Specific genes are well known for species identification and include nuclear (e.g., ribosomal RNA genes), mitochondrial (e.g., COI), and chloroplast (e.g., rbcl). When a sample is analyzed the question is no longer: “Are species X, Y, or Z present in the sample?” Using NGS the question is: “Which species are present in the sample?”
Since all sequences obtained can be compared with a specific DNA database, each match between the obtained NGS sequences and the database originate a species ID result, producing a list of species instead of a presence/absence result for targeted species. Additionally, using appropriate software, a ratio of DNA sequences obtained for each species can be created. Due to the untargeted nature of this method even exotic species can be identified.
The Challenge of Fragmented DNA
DNA-based methods are limited by the need to obtain DNA fragments with the necessary integrity to perform the analysis. In some products, specifically those that have been highly processed, ingredient DNA can be highly fragmented or even absent. When DNA is highly fragmented, it is essential to guarantee that the DNA-based method used will allow the detection of DNA fragments as small as 100 base pairs, or even lower.
The smaller the DNA fragment to be analyzed, the more difficult it is to differentiate between closely related species. The best strategy is to use a DNA sequencing method that obtains the full nucleotide (A, T, G, C) sequence of the target region to be analyzed. Real-time polymerase chain reaction’s (PCR’s) fluorescent signal is a limitation for the detection of cross species reactivity, and may produce false positive results, especially in complex food products containing multiple ingredients.
DNA Barcoding Strategy
Probably the most well-known use of DNA sequencing for food authenticity is the DNA barcoding strategy that is already in use by many regulatory entities in the sector.

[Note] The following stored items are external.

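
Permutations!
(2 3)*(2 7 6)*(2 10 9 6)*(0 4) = (0 4)(2 3 7)(6 10 9) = [4, 1, 3, 7, 0, 5, 10, 2, 8, 6, 9]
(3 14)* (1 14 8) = (1 14 3 8) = [0, 14, 2, 8, 4, 5, 6, 7, 1, 9, 10, 11, 12, 13, 3]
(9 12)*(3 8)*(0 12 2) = [12, 1, 0, 8, 4, 5, 6, 7, 3, 2, 10, 11, 9] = (0 12 9 2)(3 8)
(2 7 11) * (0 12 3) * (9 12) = (0 9 12 3)(2 7 11) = [9, 1, 7, 0, 4, 5, 6, 11, 8, 12, 10, 2, 3]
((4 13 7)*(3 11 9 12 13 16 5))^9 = ((3 11 9 12 13 7 4 16 5))^9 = (16)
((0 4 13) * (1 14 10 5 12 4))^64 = (14)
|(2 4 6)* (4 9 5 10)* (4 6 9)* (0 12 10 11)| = 9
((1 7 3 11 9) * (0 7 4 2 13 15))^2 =((0 7 3 11 9 1 4 2 13 15))^2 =(0 3 9 4 13)(1 2 15 7 11)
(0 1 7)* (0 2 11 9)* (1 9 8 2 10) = [9, 7, 11, 3, 4, 5, 6, 10, 2, 0, 1, 8] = (0 9)(1 7 10)(2 11 8)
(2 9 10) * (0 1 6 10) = [1, 6, 9, 3, 4, 5, 10, 7, 8, 0, 2] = (0 1 6 10 2 9)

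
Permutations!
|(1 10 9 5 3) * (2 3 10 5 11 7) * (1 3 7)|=10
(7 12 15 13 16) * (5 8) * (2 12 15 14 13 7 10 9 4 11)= (2 12 14 13 16 10 9 4 11)(5 8)(7 15)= [0, 1, 12, 3, 11, 8, 6, 15, 5, 4, 9, 2, 14, 16, 13, 7, 10]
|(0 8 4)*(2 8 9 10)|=6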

Perhaps one of the most widely used barcoding methods is the one for fish-based products, enabling fish species identification by regulatory bodies in the U.S. and Europe. However, this method is not suitable for processed samples that contain multiple ingredients (species) as it only enables the identification of a unique species. Food products containing multiple species cannot be analyzed with this approach.

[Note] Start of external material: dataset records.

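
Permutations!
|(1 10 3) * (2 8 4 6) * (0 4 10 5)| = |(0 4 6 2 8 10 3 1 5)| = 9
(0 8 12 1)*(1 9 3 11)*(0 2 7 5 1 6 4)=(0 8 12 9 3 11 6 4)(1 2 7 5)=[8, 2, 7, 11, 0, 1, 4, 5, 12, 3, 10, 6, 9]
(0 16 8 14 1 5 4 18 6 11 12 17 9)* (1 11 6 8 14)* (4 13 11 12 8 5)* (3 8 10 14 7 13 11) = (0 16 7 13 3 8 1 4 18 5 11 10 14 12 17 9) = [16, 4, 2, 8, 18, 11, 6, 13, 1, 0, 14, 10, 17, 3, 12, 15, 7, 9, 5]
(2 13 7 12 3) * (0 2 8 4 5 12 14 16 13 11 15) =(0 2 11 15)(3 8 4 5 12)(7 14 16 13) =[2, 1, 11, 8, 5, 12, 6, 14, 4, 9, 10, 15, 3, 7, 16, 0, 13]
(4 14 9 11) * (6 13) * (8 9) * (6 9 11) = [0, 1, 2, 3, 14, 5, 13, 7, 11, 6, 10, 4, 12, 9, 8] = (4 14 8 11)(6 13 9)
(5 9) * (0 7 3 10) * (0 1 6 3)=(0 7)(1 6 3 10)(5 9)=[7, 6, 2, 10, 4, 9, 3, 0, 8, 5, 1]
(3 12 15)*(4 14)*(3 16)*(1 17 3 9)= (1 17 3 12 15 16 9)(4 14)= [0, 17, 2, 12, 14, 5, 6, 7, 8, 1, 10, 11, 15, 13, 4, 16, 9, 3]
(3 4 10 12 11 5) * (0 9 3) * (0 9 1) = [1, 0, 2, 4, 10, 9, 6, 7, 8, 3, 12, 5, 11] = (0 1)(3 4 10 12 11 5 9)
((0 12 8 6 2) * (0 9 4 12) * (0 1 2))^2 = (0 2 4 8)(1 9 12 6)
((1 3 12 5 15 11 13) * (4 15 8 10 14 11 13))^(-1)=(1 13 15 4 11 14 10 8 5 12 3)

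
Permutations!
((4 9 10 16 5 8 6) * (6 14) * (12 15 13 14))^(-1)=((4 9 10 16 5 8 12 15 13 14 6))^(-1)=(4 6 14 13 15 12 8 5 16 10 9)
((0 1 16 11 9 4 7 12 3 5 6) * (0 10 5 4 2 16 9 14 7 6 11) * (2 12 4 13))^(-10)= (0 2 3 9)(1 16 13 12)(4 11 6 14 10 7 5)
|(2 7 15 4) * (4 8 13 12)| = 7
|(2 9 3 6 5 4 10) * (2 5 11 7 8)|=|(2 9 3 6 11 7 8)(4 10 5)|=21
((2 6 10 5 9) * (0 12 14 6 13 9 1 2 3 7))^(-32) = ((0 12 14 6 10 5 1 2 13 9 3 7))^(-32) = (0 10 13)(1 3 14)(2 7 6)(5 9 12)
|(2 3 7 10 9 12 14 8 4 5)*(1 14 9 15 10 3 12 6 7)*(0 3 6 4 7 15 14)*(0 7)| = |(0 3 1 7 6 15 10 14 8)(2 12 9 4 5)| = 45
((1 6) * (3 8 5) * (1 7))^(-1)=(1 7 6)(3 5 8)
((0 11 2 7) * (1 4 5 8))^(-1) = (0 7 2 11)(1 8 5 4)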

With NGS a similar barcoding approach can be used by sequencing defined DNA regions and comparing the results with the same DNA/species databases used for the classic Sanger DNA sequencing approach.
The DNA Sequence Database
One of the key points when using a DNA-sequence producing method like NGS is the reliability of the databases that are used for species identification. Many efforts have been made in recent years to try to ensure the reliability of the DNA sequences contained in the databases, including using reference material that is sequenced and included on the database. Using bioinformatic tools to analyze public data is also valuable work so long as the DNA sequence analysis tools are used correctly. The use of multiple DNA alignments and phylogenetic analyses is crucial for ensuring the reliability of the sequence included on the databases. Because NGS is highly customizable, it makes it possible for any lab to produce its own DNA database to ensure its quality.
Wider Availability of NGS
Given the recognition of NGS as a powerful tool, the first workflow for using NGS for species identification on food was announced for the market in November 2018, making the method available to any laboratory working in food production. Additionally, NGS has been introduced into standardization, namely at the ISO level, to start to define the minimum requirements related with all pre- and post-bioinformatic analyses required during NGS analysis. This includes not only the DNA sequence itself that depends on the NGS platform used, but also the definition of the DNA regions to be analyzed and the DNA databases used for species identification.